История частных американских университетов или общемировых тенденций к коммерциализации образования имеют к этим российским реалиям далеко не самое прямое отношение — именно в силу полугосударственного, теневого и закрытого механизма перераспределения ресурсов и зачастую кадров. Эта дифференциация также очень мало напоминает противостояние ординарных профессоров и младших преподавателей, имевшее место в дореволюционном университете (или Академическом союзе)[4]. И в дореволюционной России, и в России сегодняшней негосударственная высшая школа восполняет узость списочного состава основных государственных вузов и позволяет обеспечить образованием и дипломами более широкую публику, часто для новых и бурно развивающихся секторов экономики и общественной жизни. После преобразований 1905 года именно не удовлетворенные составом кафедр или качеством преподавания младшие преподаватели могли пополнять преподавательский штат новых негосударственных вузов, которые были одновременно питомниками новых направлений и дисциплин. Но ничего подобного новаторским институциям, вроде Московского городского университета имени Альфонса Шанявского или бехтеревского Психоневрологического института в Петрограде, на сегодняшний день у нас не появилось. Вполне достойные и научно состоятельные негосударственные «аспирантские колледжи», вроде Европейского университета в Санкт-Петербурге или Московской школы социальных и экономических наук, едва ли меняют общую картину вспомогательно-вторичной ориентации негосударственной высшей школы. Преобладание скорее полугосударственных форм платного высшего образования также свидетельствует скорее об экстенсивном расширении уже имеющейся системы, чем о ее диверсификации или росте альтернативных моделей и форм.
Можно в заключение лишь высказать предположение, что любые политические перемены будущего, даже самые революционные, едва ли радикально переменят указанные тенденции в российской образовательной системе, что может рассматриваться как парадоксальное следствие ее далеко не благодетельной автономии, но также и определенной ригидности в соединении с социальной «интегрированностью» и устойчивостью в постсоветском социуме. История науки последних двух веков очень ясно показывает, что внутренняя социальная жизнь и напряжения академической системы могут стать и показателем, и важным фактором организационного и собственно научного обновления.

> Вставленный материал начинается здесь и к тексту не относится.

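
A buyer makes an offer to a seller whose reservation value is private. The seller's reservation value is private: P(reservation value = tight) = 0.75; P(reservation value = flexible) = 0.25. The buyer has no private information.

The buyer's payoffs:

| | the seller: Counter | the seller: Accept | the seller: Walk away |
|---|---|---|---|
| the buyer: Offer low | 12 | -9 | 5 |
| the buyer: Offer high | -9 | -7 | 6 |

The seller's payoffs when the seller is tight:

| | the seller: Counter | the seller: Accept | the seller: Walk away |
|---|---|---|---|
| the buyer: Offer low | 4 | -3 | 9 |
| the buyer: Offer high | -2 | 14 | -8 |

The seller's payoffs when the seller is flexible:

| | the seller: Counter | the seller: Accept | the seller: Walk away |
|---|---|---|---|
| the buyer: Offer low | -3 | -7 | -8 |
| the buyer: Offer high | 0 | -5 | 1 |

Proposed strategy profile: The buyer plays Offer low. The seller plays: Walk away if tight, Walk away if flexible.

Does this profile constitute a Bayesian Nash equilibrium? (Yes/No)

No

A profile is a BNE iff every type of every player is best-responding given beliefs about the other side.
The buyer plays Offer low: E[Offer low] = 0.75·(5) + 0.25·(5) = 5; E[Offer high] = 6. Not best-responding. ✗
The seller (reservation value tight), facing Offer low: Counter gives 4, Accept gives -3, Walk away gives 9. Proposed Walk away is best. ✓
The seller (reservation value flexible), facing Offer low: Counter gives -3, Accept gives -7, Walk away gives -8. Proposed Walk away is not best — profitable deviation exists. ✗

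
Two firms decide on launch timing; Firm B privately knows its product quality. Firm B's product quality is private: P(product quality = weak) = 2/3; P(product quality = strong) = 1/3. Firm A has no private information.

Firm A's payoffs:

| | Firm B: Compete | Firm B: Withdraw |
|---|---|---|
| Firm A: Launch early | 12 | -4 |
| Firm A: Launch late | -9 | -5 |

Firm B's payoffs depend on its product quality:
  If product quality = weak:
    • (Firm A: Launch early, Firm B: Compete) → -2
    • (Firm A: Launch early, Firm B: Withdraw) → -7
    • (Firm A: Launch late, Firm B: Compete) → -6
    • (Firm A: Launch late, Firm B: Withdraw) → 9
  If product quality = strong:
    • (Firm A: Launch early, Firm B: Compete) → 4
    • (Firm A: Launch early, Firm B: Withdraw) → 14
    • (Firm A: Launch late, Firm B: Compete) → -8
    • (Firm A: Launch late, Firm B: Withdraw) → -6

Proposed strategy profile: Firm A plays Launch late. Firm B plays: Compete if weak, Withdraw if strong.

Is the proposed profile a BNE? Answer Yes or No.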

Связь кампуса с большим обществом, городскими сообществами, национально-государственным контекстом и глобальными тенденциями осуществляется не только за счет экспертно-административных воздействий или экономических влияний, но и при сознательных и продуманных воздействиях разных коллективных игроков или групп интересов внутри большой науки или образовательной системы[5]. Все наблюдатели сходятся на том, что формальное присоединение России к Болонской системе или введение единых государственных экзаменов и стандартов — только малая часть более общих, необходимых и далеко не безболезненных перемен. Пока преподавательский корпус, интеллигенция и интеллектуалы (а не ректоры, эксперты или избранные «гранды») в современной России являются лишь объектом, а не субъектом этого процесса. Будет ли так и впредь? Что могут здесь дать исторические или сравнительные параллели?
Помимо опыта прошлого или современных оценок ситуации с образованием в США и ведущих европейских странах (Франции, Германии и Великобритании), для России, на мой взгляд, не меньший интерес представляют и уроки развития последних десятилетий в разных странах Азии, Восточной Европы и Латинской Америки. Только такой разноплановый подход даст объемное видение перспектив интеллектуалов, ученых и их мест знания, чем бы они ни были: бродильным ферментом для модернизирующихся обществ, условно-тепличными гетто для удачливых профессионалов, культурных скептиков и прирученных радикалов-обновителей, открытой сетью разных институций или реликтами прежних эпох, кое-как встроенными в заведомо неблагоприятную общую конъюнктуру[6]. Едва ли решающим моментом тут может стать всеразрешающий революционный исход — ибо гораздо более важными представляются внутренняя социальная динамика, а значит, неизбежные противоречия и конфликты, без продуцирования и снятия которых любая академическая система становится нежизнеспособной.